I’ve had a copy of this book for quite a while, and I can’t believe it’s taken me this long to read it! Sparrow Rock is one of those books that suck you in immediately. The main character, Peter, isn’t your average teenager. Rather than the usual teenage things, his mind revolves around his best friend Tessa, his sick mother, and the death of his alcoholic father. His life experiences allow him to face disaster, tragedy, rage, and madness with a startling maturity and a remarkably clear head. All the character in this story played such a huge role in moving the story and drawing you in, that when the inevitable happened and one was lost, it took a moment to recover. It’s these relationships that you become part of that make this story so horrifying, sad, and moving.
Kenyon is a fantastic writer. I reviewed his first novel, Bloodstone, several years ago and found his writing to be absolutely amazing. He writes with clarity and strength, and his intense plots find a way to absorb the reader completely. Sparrow Rock is no exception. He writes the characters with just enough ‘teenager’ to make them seem real, but imbues them with enough maturity and natural reactions to keep an adult reader mesmerized. The plot is well-formed and unique, mostly, although I think it smells a little like it borrowed something from Brian Keene’s City of the Dead (minus the demons). No pun intended there. There seems to be a little bit of the movie Carriers in there too, but when you have sich a limited cast and setting, how much can realistically happen, either between people or involving their surroundings. You can’t really call this a zombie novel, but zombie fans would be appeased. I sort of anticipated one of the twists at the end—one of the characters has a secret, and if you’ve watched enough Sixth Sense-type movies, you’ll be able to figure it out about half-way/three-quarters of the way through. The characters are pretty common, jocks, nerds, fat girl, skinny girl, the guy who is a little of everything, but Kenyon manages to drag them out of their stereotypes and make them into something memorable.

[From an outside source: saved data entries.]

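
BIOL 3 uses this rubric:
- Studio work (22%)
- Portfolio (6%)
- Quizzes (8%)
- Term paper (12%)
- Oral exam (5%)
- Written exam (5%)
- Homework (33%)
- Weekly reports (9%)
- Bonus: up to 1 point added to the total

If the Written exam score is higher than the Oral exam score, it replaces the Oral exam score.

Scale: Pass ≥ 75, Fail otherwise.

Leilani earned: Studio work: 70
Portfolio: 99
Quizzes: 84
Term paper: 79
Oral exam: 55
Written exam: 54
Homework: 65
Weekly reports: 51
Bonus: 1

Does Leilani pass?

Fail

Written exam (54) ≤ Oral exam (55), so Oral exam stays at 55.
Weighted total:
  Studio work 70 × 0.22 = 15.4
  Portfolio 99 × 0.06 = 5.94
  Quizzes 84 × 0.08 = 6.72
  Term paper 79 × 0.12 = 9.48
  Oral exam 55 × 0.05 = 2.75
  Written exam 54 × 0.05 = 2.7
  Homework 65 × 0.33 = 21.45
  Weekly reports 51 × 0.09 = 4.59
Sum = 69.03
Bonus: 69.03 + 1 = 70.03
70.03 < 75 → Fail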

Sparrow Rock has my recommendation! It’s a great novel, a quick read, and you’ll be thinking about it long after you’ve finished. While it’s a dark novel about losing hope, there is a continuous thread of hope running through the story. Although the characters are flawed, they manage to redeem themselves in some way, whether it’s through the virtue of just dying and leaving the others alone, or some great sacrifice. Kenyon brings up the concepts of youth, life, and death in a way that many authors have done before, using a modern setting and a modern, and plausible, method.
Make sure you have a couple of hours free when you start this story. You won’t want to put it down!